Kein Missbrauch der Verfü­gungs­gewalt durch die Mutter

Der Erbe, der das Geschenk herausverlangen will, ist für das fehlende Eigeninteresse des Erblassers beweispflichtig. Nach durchgeführter Vernehmung von Zeugen nahm das Gericht hier an, dass ein lebzeitiges Eigeninteresse der Erblasserin an der Schenkung bestand, welches der Annahme eines Missbrauchs der Verfü­gungs­gewalt entgegenstand. Nach der Beweisaufnahme war das Gericht davon überzeugt, dass die Beklagte sowohl vor der Schenkung als auch noch danach ganz erhebliche Betreuungs- und Versor­gungs­leis­tungen für ihre Mutter erbrachte. So begleitete sie diese bei vielen Gelegenheiten im Alltag, machte Erledigungen, besorgte den Haushalt und unterstützte die Mutter in finanziellen Angelegenheiten. Bereits diese Unter­stüt­zungs­leis­tungen stufte das Gericht als erheblich ein, auch wenn die eigentliche Pflege der Erblasserin erst nach der Schenkung erforderlich wurde. Nach der Überzeugung des Gerichts auf Grund der Zeugenaussagen ging die Erblasserin bei der Schenkung davon aus, dass die Beklagte ihr auch weiterhin zur Seite stehen werde, wie es dann tatsächlich auch der Fall war.
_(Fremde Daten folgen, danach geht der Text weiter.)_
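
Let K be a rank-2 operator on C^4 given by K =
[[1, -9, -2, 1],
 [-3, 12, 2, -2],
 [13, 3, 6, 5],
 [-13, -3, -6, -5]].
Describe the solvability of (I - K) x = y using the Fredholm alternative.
(I - K) is invertible (det(I - K) = 12 ≠ 0), so for every y in C^4 the equation (I - K) x = y has a unique solution.

K has rank 2 and factors as K = U V^T = u1 v1^T + u2 v2^T with u1 = (1, -1, -3, 3), v1 = (-3, -3, -2, -1), u2 = (-2, 3, -2, 2), v2 = (-2, 3, 0, -1) (multiplying out reproduces the displayed K). The nonzero eigenvalues of U V^T coincide with those of the 2 x 2 matrix G = V^T U = [[v1·u1, v1·u2], [v2·u1, v2·u2]] = [[3, -1], [-8, 11]], and by the Sylvester determinant identity det(I_4 - U V^T) = det(I_2 - V^T U) = det([[-2, 1], [8, -10]]) = (-2)(-10) - (1)(8) = 12. (Direct check: I - K =
[[0, 9, 2, -1],
 [3, -11, -2, 2],
 [-13, -3, -5, -5],
 [13, 3, 6, 6]]
has determinant 12.) The finite-dimensional Fredholm alternative says: either (I - K) is invertible, or ker(I - K) ≠ {0} and then range(I - K) = ker((I - K)^*)^⊥, with dim ker(I - K) = dim ker((I - K)^*). Since det(I - K) ≠ 0, 1 is not an eigenvalue of K and ker(I - K) = {0}, so we are in the first case: for every y there is a unique x = (I - K)^(-1) y. (Explicitly, by the Woodbury identity, (I - U V^T)^(-1) = I + U (I_2 - G)^(-1) V^T.)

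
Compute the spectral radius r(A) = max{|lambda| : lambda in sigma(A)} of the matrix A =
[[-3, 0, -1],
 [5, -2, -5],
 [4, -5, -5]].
r(A) ≈ 7.6198

The eigenvalues of A are the roots of its characteristic polynomial. With M = A (coefficients from the trace, the sum of principal 2x2 minors, and det A):
  p(λ) = det(λ I - M) = λ^3 + 10λ^2 + 10λ - 62.
No integer candidate from the rational root theorem (±divisors of 62) is a root, so the roots are irrational. The cubic discriminant is Δ = 38612 > 0, so there are three distinct real roots. p(-8) = -14 and p(-7) = 15 have opposite signs, so a root lies in (-8, -7); Newton's method refines it to λ ≈ -7.6198. p(-5) = 13 and p(-4) = -6 have opposite signs, so a root lies in (-5, -4); Newton's method refines it to λ ≈ -4.2809. p(1) = -41 and p(2) = 6 have opposite signs, so a root lies in (1, 2); Newton's method refines it to λ ≈ 1.9007. Check (Vieta): the three roots sum to -10, matching tr M = -10.
Thus the eigenvalues (to 4 decimals) are -7.6198 (modulus 7.6198); -4.2809 (modulus 4.2809); 1.9007 (modulus 1.9007). The spectral radius is the largest modulus: r(A) ≈ 7.6198. (Cross-check: r(A) ≤ ||A||_2 ≈ 10.8006; equality holds whenever A is normal, though it can also hold for some non-normal A.)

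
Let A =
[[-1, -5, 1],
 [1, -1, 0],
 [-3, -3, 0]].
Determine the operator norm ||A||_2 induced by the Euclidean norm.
||A||_2 ≈ 6.4271 (= sqrt(largest eigenvalue of A^T A))

||A||_2 = sigma_max(A) = sqrt(lambda_max(A^T A)). Form the symmetric matrix M = A^T A =
[[11, 13, -1],
 [13, 35, -5],
 [-1, -5, 1]].
Its characteristic polynomial (trace, sum of principal 2x2 minors, determinant of M give the coefficients) is
  p(λ) = det(λ I - M) = λ^3 - 47λ^2 + 236λ - 36.
No integer candidate from the rational root theorem (±divisors of 36) is a root, so the roots are irrational. The cubic discriminant is Δ = 62657552 > 0, so there are three distinct real roots. p(0) = -36 and p(1) = 154 have opposite signs, so a root lies in (0, 1); Newton's method refines it to λ ≈ 0.1575. p(5) = 94 and p(6) = -96 have opposite signs, so a root lies in (5, 6); Newton's method refines it to λ ≈ 5.5346. p(41) = -446 and p(42) = 1056 have opposite signs, so a root lies in (41, 42); Newton's method refines it to λ ≈ 41.3079. Check (Vieta): the three roots sum to 47, matching tr M = 47.
So the eigenvalues of A^T A are ≈ 0.1575, 5.5346, 41.3079 (all ≥ 0, as they must be for A^T A). The largest is λ_max ≈ 41.3079, hence ||A||_2 = sqrt(λ_max) ≈ 6.4271.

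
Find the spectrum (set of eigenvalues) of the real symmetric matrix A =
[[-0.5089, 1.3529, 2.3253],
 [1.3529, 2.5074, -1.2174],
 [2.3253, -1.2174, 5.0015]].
sigma(A) ≈ {-2, 3, 6}

A is real symmetric, so its spectrum consists of real eigenvalues. Expanding the characteristic polynomial of the displayed matrix gives
  det(λ I - A) = p(λ) = λ^3 + (-7)λ^2 + (0)λ + (36).
Solving p(λ) = 0 yields eigenvalues ≈ -2, 3, 6. (A is shown rounded to 4 decimals, so these recover the underlying integer eigenvalues to within that precision.)
Verification: the trace of A = 7 equals the sum of eigenvalues 7, and det(A) ≈ -35.9994 matches the eigenvalue product -36.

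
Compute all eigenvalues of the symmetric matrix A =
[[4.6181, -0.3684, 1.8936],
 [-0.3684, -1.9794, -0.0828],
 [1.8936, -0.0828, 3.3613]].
sigma(A) ≈ {-2, 2, 6}

A is real symmetric, so its spectrum consists of real eigenvalues. Expanding the characteristic polynomial of the displayed matrix gives
  det(λ I - A) = p(λ) = λ^3 + (-6)λ^2 + (-4)λ + (24).
Solving p(λ) = 0 yields eigenvalues ≈ -2, 2, 6. (A is shown rounded to 4 decimals, so these recover the underlying integer eigenvalues to within that precision.)
Verification: the trace of A = 6 equals the sum of eigenvalues 6, and det(A) ≈ -24.0006 matches the eigenvalue product -24.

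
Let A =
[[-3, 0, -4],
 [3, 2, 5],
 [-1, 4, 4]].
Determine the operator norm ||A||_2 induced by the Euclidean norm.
||A||_2 ≈ 8.8459 (= sqrt(largest eigenvalue of A^T A))

||A||_2 = sigma_max(A) = sqrt(lambda_max(A^T A)). Form the symmetric matrix M = A^T A =
[[19, 2, 23],
 [2, 20, 26],
 [23, 26, 57]].
Its characteristic polynomial (trace, sum of principal 2x2 minors, determinant of M give the coefficients) is
  p(λ) = det(λ I - M) = λ^3 - 96λ^2 + 1394λ - 400.
No integer candidate from the rational root theorem (±divisors of 400) is a root, so the roots are irrational. The cubic discriminant is Δ = 6617014240 > 0, so there are three distinct real roots. p(0) = -400 and p(1) = 899 have opposite signs, so a root lies in (0, 1); Newton's method refines it to λ ≈ 0.2928. p(17) = 467 and p(18) = -580 have opposite signs, so a root lies in (17, 18); Newton's method refines it to λ ≈ 17.4564. p(78) = -1180 and p(79) = 3629 have opposite signs, so a root lies in (78, 79); Newton's method refines it to λ ≈ 78.2508. Check (Vieta): the three roots sum to 96, matching tr M = 96.
So the eigenvalues of A^T A are ≈ 0.2928, 17.4564, 78.2508 (all ≥ 0, as they must be for A^T A). The largest is λ_max ≈ 78.2508, hence ||A||_2 = sqrt(λ_max) ≈ 8.8459.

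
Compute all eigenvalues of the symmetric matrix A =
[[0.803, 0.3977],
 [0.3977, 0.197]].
sigma(A) ≈ {0, 1}

A is real symmetric, so its spectrum consists of real eigenvalues. Expanding the characteristic polynomial of the displayed matrix gives
  det(λ I - A) = p(λ) = λ^2 + (-1)λ + (0).
Solving p(λ) = 0 yields eigenvalues ≈ 0, 1. (A is shown rounded to 4 decimals, so these recover the underlying integer eigenvalues to within that precision.)
Verification: the trace of A = 1 equals the sum of eigenvalues 1, and det(A) ≈ 0.0000 matches the eigenvalue product 0.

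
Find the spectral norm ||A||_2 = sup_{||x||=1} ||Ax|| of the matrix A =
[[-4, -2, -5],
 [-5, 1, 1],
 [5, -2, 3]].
||A||_2 ≈ 9.1881 (= sqrt(largest eigenvalue of A^T A))

||A||_2 = sigma_max(A) = sqrt(lambda_max(A^T A)). Form the symmetric matrix M = A^T A =
[[66, -7, 30],
 [-7, 9, 5],
 [30, 5, 35]].
Its characteristic polynomial (trace, sum of principal 2x2 minors, determinant of M give the coefficients) is
  p(λ) = det(λ I - M) = λ^3 - 110λ^2 + 2245λ - 7225.
No integer candidate from the rational root theorem (±divisors of 7225) is a root, so the roots are irrational. The cubic discriminant is Δ = 7965408625 > 0, so there are three distinct real roots. p(3) = -1453 and p(4) = 59 have opposite signs, so a root lies in (3, 4); Newton's method refines it to λ ≈ 3.9584. p(21) = 671 and p(22) = -427 have opposite signs, so a root lies in (21, 22); Newton's method refines it to λ ≈ 21.6208. p(84) = -2101 and p(85) = 2975 have opposite signs, so a root lies in (84, 85); Newton's method refines it to λ ≈ 84.4208. Check (Vieta): the three roots sum to 110, matching tr M = 110.
So the eigenvalues of A^T A are ≈ 3.9584, 21.6208, 84.4208 (all ≥ 0, as they must be for A^T A). The largest is λ_max ≈ 84.4208, hence ||A||_2 = sqrt(λ_max) ≈ 9.1881.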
Das Gericht erkannte zudem, dass der erhebliche Pflegebedarf der Mutter der Parteien anderenfalls zu ganz erheblichen Kosten für einen ambulanten Pflegedienst geführt hätte, um ihrem Wunsch zu entsprechen im Haus wohnen bleiben zu können. Erstrecht hätte eine stationäre Unterbringung in einem Altenheim erhebliche Kosten verursacht, die das Erbe ebenfalls geschmälert hätten.